Viel ist nicht drin in seinem Rucksack. Ein bisschen Wechselwäsche, eine Regenjacke, eine Wasserflasche und jede Menge Riegel und Snacks. Cem Özdemir reist mit leichtem Gepäck. Und das aus gutem Grund: Er ist als Pilger unterwegs. Bereits zum dritten Mal besucht der Grünen-Politiker den Agion Oros oder Heiligen Berg, wie die Mönchsrepublik Athos auf Griechisch heißt. Ganz privat. Diesmal mit einer sechsköpfigen Gruppe aus Freunden und Bekannten: Da ist Jannis, Diplompsychologe; Vassilis, er hat eine Baufirma; Philipp, Anfang 30, derzeit Barkeeper in Neukölln; Erk, Unternehmer; der Fotograf Espen Eichhöfer – und ich.
Zum ersten Mal begegnete ich Cem auf einem Kindergeburtstag. 11 oder 12 werden wir damals gewesen sein.

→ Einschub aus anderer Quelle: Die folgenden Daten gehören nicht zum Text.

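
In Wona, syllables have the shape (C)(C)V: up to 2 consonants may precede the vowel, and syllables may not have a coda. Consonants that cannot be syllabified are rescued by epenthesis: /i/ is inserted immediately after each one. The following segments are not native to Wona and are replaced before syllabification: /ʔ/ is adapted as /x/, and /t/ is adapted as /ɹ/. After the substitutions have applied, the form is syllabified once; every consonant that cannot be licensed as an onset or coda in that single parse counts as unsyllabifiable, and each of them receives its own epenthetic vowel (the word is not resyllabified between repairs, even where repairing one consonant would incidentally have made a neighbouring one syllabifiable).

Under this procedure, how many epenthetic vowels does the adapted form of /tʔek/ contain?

1

After substitution the input is /ɹxek/.
The unsyllabifiable consonants are /k/; each receives one epenthetic vowel.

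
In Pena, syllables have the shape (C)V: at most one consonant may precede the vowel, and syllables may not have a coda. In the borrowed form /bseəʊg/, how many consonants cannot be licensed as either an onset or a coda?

Syllabifying with onset maximization leaves /b/, /g/ stranded (no codas are permitted; onsets are limited to one consonant).

2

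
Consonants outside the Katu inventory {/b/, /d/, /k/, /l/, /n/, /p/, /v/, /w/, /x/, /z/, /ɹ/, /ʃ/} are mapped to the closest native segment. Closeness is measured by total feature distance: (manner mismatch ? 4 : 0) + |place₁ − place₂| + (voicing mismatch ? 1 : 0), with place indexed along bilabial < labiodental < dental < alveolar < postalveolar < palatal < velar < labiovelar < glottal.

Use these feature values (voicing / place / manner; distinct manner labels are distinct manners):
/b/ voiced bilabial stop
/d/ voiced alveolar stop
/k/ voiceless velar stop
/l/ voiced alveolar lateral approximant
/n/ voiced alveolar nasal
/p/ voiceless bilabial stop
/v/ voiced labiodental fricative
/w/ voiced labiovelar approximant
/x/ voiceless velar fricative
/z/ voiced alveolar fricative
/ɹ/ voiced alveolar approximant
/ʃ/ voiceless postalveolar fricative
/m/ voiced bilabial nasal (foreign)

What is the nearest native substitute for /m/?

/n/ is closest: same manner (nasal), place distance 3 (bilabial→alveolar), same voicing; total 3. Next closest is /b/ at distance 4.

n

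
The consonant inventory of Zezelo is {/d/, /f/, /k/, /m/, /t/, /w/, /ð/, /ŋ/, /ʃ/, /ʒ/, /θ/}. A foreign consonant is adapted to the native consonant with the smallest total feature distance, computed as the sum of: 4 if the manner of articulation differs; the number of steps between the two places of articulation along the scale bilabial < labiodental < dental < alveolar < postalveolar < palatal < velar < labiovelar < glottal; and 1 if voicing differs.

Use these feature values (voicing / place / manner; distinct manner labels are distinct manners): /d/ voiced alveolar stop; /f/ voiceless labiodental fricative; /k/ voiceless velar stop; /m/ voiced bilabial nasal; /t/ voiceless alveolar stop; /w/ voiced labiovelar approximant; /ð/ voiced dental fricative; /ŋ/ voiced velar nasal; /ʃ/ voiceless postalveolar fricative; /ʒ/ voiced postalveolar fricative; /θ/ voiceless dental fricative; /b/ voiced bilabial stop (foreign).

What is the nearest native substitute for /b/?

d

/d/ is closest: same manner (stop), place distance 3 (bilabial→alveolar), same voicing; total 3. Next closest is /m/ at distance 4.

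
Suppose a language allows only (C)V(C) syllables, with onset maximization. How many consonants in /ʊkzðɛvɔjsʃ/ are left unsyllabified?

The consonants /z/, /s/, /ʃ/ cannot be parsed into a legal (C)V(C) syllable (at most one coda consonant is licensed; onsets are limited to one consonant).

3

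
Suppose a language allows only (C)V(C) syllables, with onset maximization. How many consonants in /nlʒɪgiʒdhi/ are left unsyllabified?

3

Syllabifying with onset maximization leaves /n/, /l/, /d/ stranded (at most one coda consonant is licensed; onsets are limited to one consonant).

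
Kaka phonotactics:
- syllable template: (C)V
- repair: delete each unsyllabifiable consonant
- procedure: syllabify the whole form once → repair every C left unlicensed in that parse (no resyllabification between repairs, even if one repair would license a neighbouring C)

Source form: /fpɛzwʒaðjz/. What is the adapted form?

The consonants /f/, /z/, /w/, /ð/, /j/, /z/ cannot be parsed into a legal (C)V syllable (no codas are permitted; onsets are limited to one consonant).
Deletion applies to /f/, /z/, /w/, /ð/, /j/, /z/.

pɛʒa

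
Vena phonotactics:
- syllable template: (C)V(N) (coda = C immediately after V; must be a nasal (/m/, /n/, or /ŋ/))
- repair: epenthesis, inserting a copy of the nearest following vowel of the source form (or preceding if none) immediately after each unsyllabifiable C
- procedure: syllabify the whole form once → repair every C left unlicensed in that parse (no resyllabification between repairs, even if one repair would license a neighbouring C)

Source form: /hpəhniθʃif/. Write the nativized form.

həpəhiniθiʃifi

Under (C)V(N), the unsyllabifiable consonants are /h/, /h/, /θ/, /f/ (only a nasal (/m/, /n/, or /ŋ/) is licensed in coda position; onsets are limited to one consonant).
Epenthesis after each stranded consonant: /h/ → /hə/, /h/ → /hi/, /θ/ → /θi/, /f/ → /fi/.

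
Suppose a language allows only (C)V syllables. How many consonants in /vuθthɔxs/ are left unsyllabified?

Under (C)V, the unsyllabifiable consonants are /θ/, /t/, /x/, /s/ (no codas are permitted; onsets are limited to one consonant).

4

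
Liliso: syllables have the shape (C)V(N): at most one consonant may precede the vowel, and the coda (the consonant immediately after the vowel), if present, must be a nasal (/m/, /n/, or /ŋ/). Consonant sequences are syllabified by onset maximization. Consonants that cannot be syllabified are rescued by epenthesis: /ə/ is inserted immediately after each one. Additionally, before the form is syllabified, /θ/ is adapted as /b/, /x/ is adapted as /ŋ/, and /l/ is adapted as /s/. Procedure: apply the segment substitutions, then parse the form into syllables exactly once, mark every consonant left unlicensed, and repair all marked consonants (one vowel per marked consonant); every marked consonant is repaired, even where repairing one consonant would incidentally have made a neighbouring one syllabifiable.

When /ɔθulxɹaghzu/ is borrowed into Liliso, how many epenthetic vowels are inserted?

4

After substitution the input is /ɔbusŋɹaghzu/.
The unsyllabifiable consonants are /s/, /ŋ/, /g/, /h/; each receives one epenthetic vowel.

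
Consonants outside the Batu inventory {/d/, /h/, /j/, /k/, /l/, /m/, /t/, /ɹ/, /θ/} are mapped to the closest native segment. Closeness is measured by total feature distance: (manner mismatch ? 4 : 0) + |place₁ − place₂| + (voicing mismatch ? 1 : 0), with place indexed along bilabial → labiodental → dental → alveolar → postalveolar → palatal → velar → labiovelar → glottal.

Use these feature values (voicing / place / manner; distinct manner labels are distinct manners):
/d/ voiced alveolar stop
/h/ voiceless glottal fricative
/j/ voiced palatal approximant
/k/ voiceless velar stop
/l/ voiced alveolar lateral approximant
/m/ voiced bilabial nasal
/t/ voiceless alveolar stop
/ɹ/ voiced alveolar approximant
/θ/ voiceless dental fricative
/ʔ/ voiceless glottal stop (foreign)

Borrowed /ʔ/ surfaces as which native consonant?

/k/ is closest: same manner (stop), place distance 2 (glottal→velar), same voicing; total 2. Next closest is /h/ at distance 4.

k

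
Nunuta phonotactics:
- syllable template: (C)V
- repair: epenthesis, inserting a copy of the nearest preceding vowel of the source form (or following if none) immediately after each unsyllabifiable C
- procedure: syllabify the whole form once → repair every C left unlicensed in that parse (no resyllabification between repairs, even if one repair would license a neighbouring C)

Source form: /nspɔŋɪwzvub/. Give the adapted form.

nɔsɔpɔŋɪwɪzɪvubu

The consonants /n/, /s/, /w/, /z/, /b/ cannot be parsed into a legal (C)V syllable (no codas are permitted; onsets are limited to one consonant).
Epenthesis after each stranded consonant: /n/ → /nɔ/, /s/ → /sɔ/, /w/ → /wɪ/, /z/ → /zɪ/, /b/ → /bu/.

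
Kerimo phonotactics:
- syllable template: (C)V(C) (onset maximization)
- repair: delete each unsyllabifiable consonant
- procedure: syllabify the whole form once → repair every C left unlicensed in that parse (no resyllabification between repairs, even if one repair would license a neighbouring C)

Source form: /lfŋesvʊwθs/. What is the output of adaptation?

ŋesvʊw

Under (C)V(C), the unsyllabifiable consonants are /l/, /f/, /θ/, /s/ (at most one coda consonant is licensed; onsets are limited to one consonant).
Deleting the stranded consonants removes /l/, /f/, /θ/, /s/.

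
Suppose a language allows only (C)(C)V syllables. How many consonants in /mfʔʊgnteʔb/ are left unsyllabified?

The consonants /m/, /g/, /ʔ/, /b/ cannot be parsed into a legal (C)(C)V syllable (no codas are permitted; onsets may contain at most 2 consonants).

4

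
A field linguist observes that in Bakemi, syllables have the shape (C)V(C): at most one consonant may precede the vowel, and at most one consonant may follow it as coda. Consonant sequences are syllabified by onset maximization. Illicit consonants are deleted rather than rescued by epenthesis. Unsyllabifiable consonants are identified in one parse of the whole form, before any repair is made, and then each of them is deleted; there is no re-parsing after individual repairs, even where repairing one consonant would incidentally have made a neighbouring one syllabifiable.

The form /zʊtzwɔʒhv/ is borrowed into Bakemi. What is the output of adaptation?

zʊtwɔʒ

Under (C)V(C), the unsyllabifiable consonants are /z/, /h/, /v/ (at most one coda consonant is licensed; onsets are limited to one consonant).
Deletion applies to /z/, /h/, /v/.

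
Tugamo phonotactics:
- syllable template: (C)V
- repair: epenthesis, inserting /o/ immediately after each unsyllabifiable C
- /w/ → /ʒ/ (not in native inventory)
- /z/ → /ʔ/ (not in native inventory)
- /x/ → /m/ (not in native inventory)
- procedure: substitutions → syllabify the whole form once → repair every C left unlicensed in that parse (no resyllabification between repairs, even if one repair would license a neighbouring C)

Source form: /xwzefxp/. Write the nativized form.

Substitution: /x/ → /m/, /w/ → /ʒ/, /z/ → /ʔ/, giving /mʒʔefmp/.
Under (C)V, the unsyllabifiable consonants are /m/, /ʒ/, /f/, /m/, /p/ (no codas are permitted; onsets are limited to one consonant).
Epenthesis after each stranded consonant: /m/ → /mo/, /ʒ/ → /ʒo/, /f/ → /fo/, /m/ → /mo/, /p/ → /po/.

moʒoʔefomopo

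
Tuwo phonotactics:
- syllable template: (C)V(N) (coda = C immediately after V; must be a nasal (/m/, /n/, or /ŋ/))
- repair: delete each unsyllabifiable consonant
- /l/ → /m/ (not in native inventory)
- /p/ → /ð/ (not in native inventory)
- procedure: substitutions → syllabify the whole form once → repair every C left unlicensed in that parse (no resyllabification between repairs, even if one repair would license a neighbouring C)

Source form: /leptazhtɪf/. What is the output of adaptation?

Substitution: /l/ → /m/, /p/ → /ð/, giving /meðtazhtɪf/.
Syllabifying with onset maximization leaves /ð/, /z/, /h/, /f/ stranded (only a nasal (/m/, /n/, or /ŋ/) is licensed in coda position; onsets are limited to one consonant).
Each unlicensed consonant is deleted: /ð/, /z/, /h/, /f/.

metatɪ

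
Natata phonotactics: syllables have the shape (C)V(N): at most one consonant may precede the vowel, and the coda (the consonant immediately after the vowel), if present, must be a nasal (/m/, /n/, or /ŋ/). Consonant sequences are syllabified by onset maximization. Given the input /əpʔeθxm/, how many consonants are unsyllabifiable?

Syllabifying with onset maximization leaves /p/, /θ/, /x/, /m/ stranded (only a nasal (/m/, /n/, or /ŋ/) is licensed in coda position; onsets are limited to one consonant).

4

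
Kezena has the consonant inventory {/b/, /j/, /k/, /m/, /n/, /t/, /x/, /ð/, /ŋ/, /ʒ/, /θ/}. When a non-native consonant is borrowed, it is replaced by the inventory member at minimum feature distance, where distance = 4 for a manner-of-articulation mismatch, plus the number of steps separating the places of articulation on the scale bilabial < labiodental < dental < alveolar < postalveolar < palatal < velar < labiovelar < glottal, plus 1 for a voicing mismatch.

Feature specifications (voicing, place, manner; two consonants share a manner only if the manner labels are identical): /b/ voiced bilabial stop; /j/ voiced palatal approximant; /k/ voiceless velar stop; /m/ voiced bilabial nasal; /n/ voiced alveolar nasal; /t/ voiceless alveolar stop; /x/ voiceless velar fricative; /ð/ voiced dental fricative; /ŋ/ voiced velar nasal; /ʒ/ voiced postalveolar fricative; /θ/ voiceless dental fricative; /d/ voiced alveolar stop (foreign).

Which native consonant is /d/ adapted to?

t

/t/ is closest: same manner (stop), place distance 0 (alveolar→alveolar), voicing differs (+1); total 1. Next closest is /b/ at distance 3.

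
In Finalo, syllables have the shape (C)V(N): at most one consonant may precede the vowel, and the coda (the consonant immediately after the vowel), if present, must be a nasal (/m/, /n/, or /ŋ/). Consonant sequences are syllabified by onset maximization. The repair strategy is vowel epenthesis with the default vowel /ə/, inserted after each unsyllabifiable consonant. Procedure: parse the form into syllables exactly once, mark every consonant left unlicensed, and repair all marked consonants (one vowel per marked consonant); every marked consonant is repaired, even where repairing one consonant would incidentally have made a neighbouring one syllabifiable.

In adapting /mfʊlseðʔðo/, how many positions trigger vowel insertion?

The unsyllabifiable consonants are /m/, /l/, /ð/, /ʔ/; each receives one epenthetic vowel.

4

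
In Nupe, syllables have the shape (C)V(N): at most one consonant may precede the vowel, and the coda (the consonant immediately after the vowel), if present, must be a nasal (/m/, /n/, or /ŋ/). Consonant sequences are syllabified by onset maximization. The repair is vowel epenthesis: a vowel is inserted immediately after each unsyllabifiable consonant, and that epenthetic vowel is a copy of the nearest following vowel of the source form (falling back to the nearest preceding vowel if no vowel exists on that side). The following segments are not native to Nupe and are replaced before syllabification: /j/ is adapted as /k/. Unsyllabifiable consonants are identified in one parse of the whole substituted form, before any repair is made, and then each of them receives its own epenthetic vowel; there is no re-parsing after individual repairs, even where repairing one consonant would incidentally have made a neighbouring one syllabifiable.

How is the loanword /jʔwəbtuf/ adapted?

Substitution: /j/ → /k/, giving /kʔwəbtuf/.
The consonants /k/, /ʔ/, /b/, /f/ cannot be parsed into a legal (C)V(N) syllable (only a nasal (/m/, /n/, or /ŋ/) is licensed in coda position; onsets are limited to one consonant).
Epenthesis after each stranded consonant: /k/ → /kə/, /ʔ/ → /ʔə/, /b/ → /bu/, /f/ → /fu/.

kəʔəwəbutufu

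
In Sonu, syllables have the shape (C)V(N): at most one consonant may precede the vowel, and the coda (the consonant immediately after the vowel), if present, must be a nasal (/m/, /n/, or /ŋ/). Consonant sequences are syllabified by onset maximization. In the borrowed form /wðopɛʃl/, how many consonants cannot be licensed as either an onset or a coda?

3

Under (C)V(N), the unsyllabifiable consonants are /w/, /ʃ/, /l/ (only a nasal (/m/, /n/, or /ŋ/) is licensed in coda position; onsets are limited to one consonant).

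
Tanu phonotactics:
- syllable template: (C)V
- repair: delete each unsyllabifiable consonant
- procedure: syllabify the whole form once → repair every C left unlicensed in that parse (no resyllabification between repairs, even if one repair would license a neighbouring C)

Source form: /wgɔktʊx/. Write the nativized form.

gɔtʊ

The consonants /w/, /k/, /x/ cannot be parsed into a legal (C)V syllable (no codas are permitted; onsets are limited to one consonant).
Deleting the stranded consonants removes /w/, /k/, /x/.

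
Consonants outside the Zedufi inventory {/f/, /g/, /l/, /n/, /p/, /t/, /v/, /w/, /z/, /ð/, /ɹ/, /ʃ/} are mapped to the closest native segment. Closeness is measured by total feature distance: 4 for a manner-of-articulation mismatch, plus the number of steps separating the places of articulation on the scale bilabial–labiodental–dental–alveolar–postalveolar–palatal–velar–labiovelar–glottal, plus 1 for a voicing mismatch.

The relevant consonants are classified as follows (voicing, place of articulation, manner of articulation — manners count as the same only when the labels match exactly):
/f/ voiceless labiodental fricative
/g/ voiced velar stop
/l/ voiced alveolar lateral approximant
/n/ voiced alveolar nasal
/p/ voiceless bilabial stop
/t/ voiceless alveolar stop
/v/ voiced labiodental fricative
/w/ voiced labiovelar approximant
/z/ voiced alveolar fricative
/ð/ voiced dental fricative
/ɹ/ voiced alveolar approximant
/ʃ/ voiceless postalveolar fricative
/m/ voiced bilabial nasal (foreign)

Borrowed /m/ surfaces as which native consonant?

/n/ is closest: same manner (nasal), place distance 3 (bilabial→alveolar), same voicing; total 3. Next closest is /p/ at distance 5.

n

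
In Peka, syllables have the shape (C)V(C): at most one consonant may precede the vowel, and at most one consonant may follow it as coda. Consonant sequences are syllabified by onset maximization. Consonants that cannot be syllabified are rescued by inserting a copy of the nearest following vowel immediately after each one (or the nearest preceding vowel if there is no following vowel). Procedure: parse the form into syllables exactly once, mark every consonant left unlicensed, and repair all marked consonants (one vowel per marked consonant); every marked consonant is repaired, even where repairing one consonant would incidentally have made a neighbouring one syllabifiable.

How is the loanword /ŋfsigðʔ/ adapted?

ŋifisigðiʔi

The consonants /ŋ/, /f/, /ð/, /ʔ/ cannot be parsed into a legal (C)V(C) syllable (at most one coda consonant is licensed; onsets are limited to one consonant).
Each unlicensed consonant becomes the onset of a new syllable: /ŋ/ → /ŋi/, /f/ → /fi/, /ð/ → /ði/, /ʔ/ → /ʔi/.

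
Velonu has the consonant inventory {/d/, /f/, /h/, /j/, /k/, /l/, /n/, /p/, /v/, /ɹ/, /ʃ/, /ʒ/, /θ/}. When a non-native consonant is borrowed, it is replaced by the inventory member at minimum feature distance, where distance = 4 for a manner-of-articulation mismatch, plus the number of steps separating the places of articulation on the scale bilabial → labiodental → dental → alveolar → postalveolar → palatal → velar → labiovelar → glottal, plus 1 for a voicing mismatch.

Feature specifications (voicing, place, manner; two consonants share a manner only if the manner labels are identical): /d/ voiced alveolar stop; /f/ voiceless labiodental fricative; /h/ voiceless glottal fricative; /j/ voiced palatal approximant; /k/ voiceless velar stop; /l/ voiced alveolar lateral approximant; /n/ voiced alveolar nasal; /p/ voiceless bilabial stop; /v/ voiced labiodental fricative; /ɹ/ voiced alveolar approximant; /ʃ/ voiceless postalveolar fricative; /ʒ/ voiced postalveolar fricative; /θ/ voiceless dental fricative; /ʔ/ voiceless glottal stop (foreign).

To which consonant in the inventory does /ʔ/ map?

/k/ is closest: same manner (stop), place distance 2 (glottal→velar), same voicing; total 2. Next closest is /h/ at distance 4.

k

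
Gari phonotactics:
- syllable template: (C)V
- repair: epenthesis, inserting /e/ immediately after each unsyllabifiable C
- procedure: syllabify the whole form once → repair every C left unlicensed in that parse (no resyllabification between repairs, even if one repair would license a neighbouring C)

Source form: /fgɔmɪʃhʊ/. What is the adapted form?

fegɔmɪʃehʊ

Syllabifying with onset maximization leaves /f/, /ʃ/ stranded (no codas are permitted; onsets are limited to one consonant).
Inserting the epenthetic vowel yields /f/ → /fe/, /ʃ/ → /ʃe/.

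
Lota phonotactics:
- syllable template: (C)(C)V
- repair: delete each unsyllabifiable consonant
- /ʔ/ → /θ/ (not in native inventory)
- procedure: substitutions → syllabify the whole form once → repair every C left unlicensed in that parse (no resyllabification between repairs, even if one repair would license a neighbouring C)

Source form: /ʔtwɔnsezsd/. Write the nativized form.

Substitution: /ʔ/ → /θ/, giving /θtwɔnsezsd/.
Syllabifying with onset maximization leaves /θ/, /z/, /s/, /d/ stranded (no codas are permitted; onsets may contain at most 2 consonants).
Each unlicensed consonant is deleted: /θ/, /z/, /s/, /d/.

twɔnse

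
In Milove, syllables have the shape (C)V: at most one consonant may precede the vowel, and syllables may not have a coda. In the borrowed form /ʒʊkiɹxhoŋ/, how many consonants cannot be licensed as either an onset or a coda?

3

Under (C)V, the unsyllabifiable consonants are /ɹ/, /x/, /ŋ/ (no codas are permitted; onsets are limited to one consonant).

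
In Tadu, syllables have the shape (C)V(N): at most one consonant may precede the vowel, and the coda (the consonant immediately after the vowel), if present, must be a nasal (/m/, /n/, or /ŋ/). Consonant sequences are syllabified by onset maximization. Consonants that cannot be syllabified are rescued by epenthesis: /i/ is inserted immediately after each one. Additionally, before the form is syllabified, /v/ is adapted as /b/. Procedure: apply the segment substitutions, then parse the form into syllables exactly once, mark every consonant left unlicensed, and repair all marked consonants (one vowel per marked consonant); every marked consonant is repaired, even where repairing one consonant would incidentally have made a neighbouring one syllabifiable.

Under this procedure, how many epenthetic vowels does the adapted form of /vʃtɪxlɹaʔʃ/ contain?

After substitution the input is /bʃtɪxlɹaʔʃ/.
The unsyllabifiable consonants are /b/, /ʃ/, /x/, /l/, /ʔ/, /ʃ/; each receives one epenthetic vowel.

6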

Wir sind in den 1970er und 80er Jahren im schwäbischen Bad Urach aufgewachsen und waren schon als Jugendliche an den ersten Aktionen des Ortsverbands der Grünen in unserem Heimatort beteiligt. Danach hatten wir uns lange aus den Augen verloren.
Jetzt sitzen Cem und ich in einem Schnellboot nebeneinander und sehen die Steilküste an uns vorbeiflitzen. Felsen, Macchien, Kiefern- und Laubwälder. Häuser sucht man vergeblich. Athos, nur auf dem Seeweg erreichbar, liegt auf einer Halbinsel im Norden Griechenlands. Von der Restwelt getrennt durch einen Drahtzaun. Fast 50 Kilometer ragt Athos auf dem östlichen Finger der Chalkidike ins Meer hinaus. Knapp 1800 orthodoxe Mönche leben hier in 20 großen Klöstern und einem guten Dutzend klosterähnlichen Gemeinschaften, einige als Einsiedler in Höhlen oder Hüttchen, erzählen die Mönche.
Bekannt ist Athos nicht nur für seine Abgeschiedenheit, sondern auch für die Tatsache, dass ausschließlich Männer das halbautonome Gebiet betreten dürfen. Cem hat mir schon vor Jahren von der radikalen Fremdheit dieser klösterlichen Welt vorgeschwärmt (Die Zeremonien! Die Einfachheit! Die Ruhe!) und mich eingeladen, beim nächsten Mal mitzukommen. Seine Begeisterung war ansteckend und trotzdem stelle ich mir die Frage, warum er seine knappen Auszeiten ausgerechnet in einer Mönchsrepublik verbringt. Er, dessen Eltern sunnitische Türken waren, der als Schüler mangels Alternativen den evangelischen Religionsunterricht besuchte und sich heute als nicht praktizierender Muslim bezeichnet.
Einer der Gründe für Cems Faszination für Athos hat wenig mit Religion zu tun und ist in diesem Moment für uns alle leicht nachvollziehbar. Es ist die intakte Natur, die die Klöster umgibt. Die salzige Meeresluft zerzaust uns die Haare. An der Spitze der Halbinsel ragt der Berg Athos wie ein gigantisches Segel aus der gekräuselten See. Jetzt, am späten Nachmittag, beginnen die Wellen in immer intensiveren Goldtönen zu schimmern. "Seht ihr, wie schön es hier ist?!", fragt Cem und die Novizen unter uns nicken wie frisch Bekehrte.